Center on Juvenile and Criminal Justice staff members Maureen Washburn and Renee Menart wrote the report after touring several DJJ facilities and speaking to dozens of people involved in the juvenile justice system, including facilities staff and young people who are currently incarcerated or formerly served time inside DJJ institutions.

Menart said that when you walk into a DJJ facility, it feels like a prison, and that every youth they spoke with had either witnessed or experienced violence. This experience continues to haunt them when they leave DJJ, she said, which contributes to high recidivism rates.

"Among the youth we spoke to, you have them all describing feeling very isolated when they come home — feeling distant from their families, feeling overwhelmed by the world," she said. "These youth are coming out of institutions where they spend prime years of their adolescence. They come in as teenagers and they come out as an adult."

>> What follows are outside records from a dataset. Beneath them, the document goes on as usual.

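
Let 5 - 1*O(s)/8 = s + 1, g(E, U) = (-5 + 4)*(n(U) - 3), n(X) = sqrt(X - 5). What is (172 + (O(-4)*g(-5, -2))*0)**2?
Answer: 29584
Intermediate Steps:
n(X) = sqrt(-5 + X)
g(E, U) = 3 - sqrt(-5 + U) (g(E, U) = (-5 + 4)*(sqrt(-5 + U) - 3) = -(-3 + sqrt(-5 + U)) = 3 - sqrt(-5 + U))
O(s) = 32 - 8*s (O(s) = 40 - 8*(s + 1) = 40 - 8*(1 + s) = 40 + (-8 - 8*s) = 32 - 8*s)
(172 + (O(-4)*g(-5, -2))*0)**2 = (172 + ((32 - 8*(-4))*(3 - sqrt(-5 - 2)))*0)**2 = (172 + ((32 + 32)*(3 - sqrt(-7)))*0)**2 = (172 + (64*(3 - I*sqrt(7)))*0)**2 = (172 + (192 - 64*I*sqrt(7))*0)**2 = (172 + 0)**2 = 172**2 = 29584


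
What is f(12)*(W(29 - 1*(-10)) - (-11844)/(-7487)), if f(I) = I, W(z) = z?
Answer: 3361788/7487 ≈ 449.02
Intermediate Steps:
f(12)*(W(29 - 1*(-10)) - (-11844)/(-7487)) = 12*((29 - 1*(-10)) - (-11844)/(-7487)) = 12*((29 + 10) - (-11844)*(-1)/7487) = 12*(39 - 1*11844/7487) = 12*(39 - 11844/7487) = 12*(280149/7487) = 3361788/7487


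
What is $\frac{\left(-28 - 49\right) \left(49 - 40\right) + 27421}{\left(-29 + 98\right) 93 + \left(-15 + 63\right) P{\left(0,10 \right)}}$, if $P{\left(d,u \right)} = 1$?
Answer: $\frac{26728}{6465} \approx 4.1343$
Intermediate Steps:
$\frac{\left(-28 - 49\right) \left(49 - 40\right) + 27421}{\left(-29 + 98\right) 93 + \left(-15 + 63\right) P{\left(0,10 \right)}} = \frac{\left(-28 - 49\right) \left(49 - 40\right) + 27421}{\left(-29 + 98\right) 93 + \left(-15 + 63\right) 1} = \frac{\left(-77\right) 9 + 27421}{69 \cdot 93 + 48 \cdot 1} = \frac{-693 + 27421}{6417 + 48} = \frac{26728}{6465}$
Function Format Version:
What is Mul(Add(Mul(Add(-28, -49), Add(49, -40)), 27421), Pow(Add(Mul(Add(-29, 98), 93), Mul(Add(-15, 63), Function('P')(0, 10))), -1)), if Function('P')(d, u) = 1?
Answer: Rational(26728, 6465) ≈ 4.1343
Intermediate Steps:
Mul(Add(Mul(Add(-28, -49), Add(49, -40)), 27421), Pow(Add(Mul(Add(-29, 98), 93), Mul(Add(-15, 63), Function('P')(0, 10))), -1)) = Mul(Add(Mul(Add(-28, -49), Add(49, -40)), 27421), Pow(Add(Mul(Add(-29, 98), 93), Mul(Add(-15, 63), 1)), -1)) = Mul(Add(Mul(-77, 9), 27421), Pow(Add(Mul(69, 93), Mul(48, 1)), -1)) = Mul(Add(-693, 27421), Pow(Add(6417, 48), -1)) = Mul(26728, Pow(6465, -1)) = Mul(26728, Rational(1, 6465)) = Rational(26728, 6465)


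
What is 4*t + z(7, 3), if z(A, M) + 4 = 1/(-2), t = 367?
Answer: 2927/2 ≈ 1463.5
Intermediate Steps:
z(A, M) = -9/2 (z(A, M) = -4 + 1/(-2) = -4 - ½ = -9/2)
4*t + z(7, 3) = 4*367 - 9/2 = 1468 - 9/2 = 2927/2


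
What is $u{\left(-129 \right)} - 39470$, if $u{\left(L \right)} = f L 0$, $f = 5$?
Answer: $-39470$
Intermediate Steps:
$u{\left(L \right)} = 0$ ($u{\left(L \right)} = 5 L 0 = 0$)
$u{\left(-129 \right)} - 39470 = 0 - 39470 = -39470$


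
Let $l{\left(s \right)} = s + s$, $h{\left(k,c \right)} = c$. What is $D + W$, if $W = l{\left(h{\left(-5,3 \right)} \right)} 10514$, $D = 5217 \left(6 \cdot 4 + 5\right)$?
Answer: $214377$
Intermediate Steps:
$l{\left(s \right)} = 2 s$
$D = 151293$ ($D = 5217 \left(24 + 5\right) = 5217 \cdot 29 = 151293$)
$W = 63084$ ($W = 2 \cdot 3 \cdot 10514 = 6 \cdot 10514 = 63084$)
$D + W = 151293 + 63084 = 214377$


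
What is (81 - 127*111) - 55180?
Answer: -69196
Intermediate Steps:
(81 - 127*111) - 55180 = (81 - 14097) - 55180 = -14016 - 55180 = -69196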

Washburn said she was struck during their tours by the secretive culture at DJJ — including limits on which youths they were allowed to talk with.


"The real intent, I think, behind our report was to bring light and bring attention to a system that's really been shrouded in secrecy for a long time," she said.

The report recommends an entire rethinking of the juvenile justice system — something California Gov. Gavin Newsom has already indicated he's open to. Newsom has proposed moving DJJ out from under the state corrections department and into the Department of Health and Human Services.

Menart said she's cautiously optimistic about Newsom's commitment to changing juvenile justice.

"We were certainly encouraged that the governor decided to focus in on the Division of Juvenile Justice, and his recognition that it needs reform is something that we're all very grateful for. We also recognize that the institution needs more than a switch in its agencies," she said.

Menart said a name change is not enough, noting that many of the staff come from a corrections background and that the youth have acclimated to the violent DJJ culture. She said juvenile justice needs to be entirely reimagined, and young people serving time at state facilities should be relocated to county facilities closer to home, which also have empty beds.

"Counties have the capacity and the ability to maintain and support youth," she said. "(These) smaller facilities have family support nearby and can integrate them back into the community more easily and provide a more comprehensive continuum of care."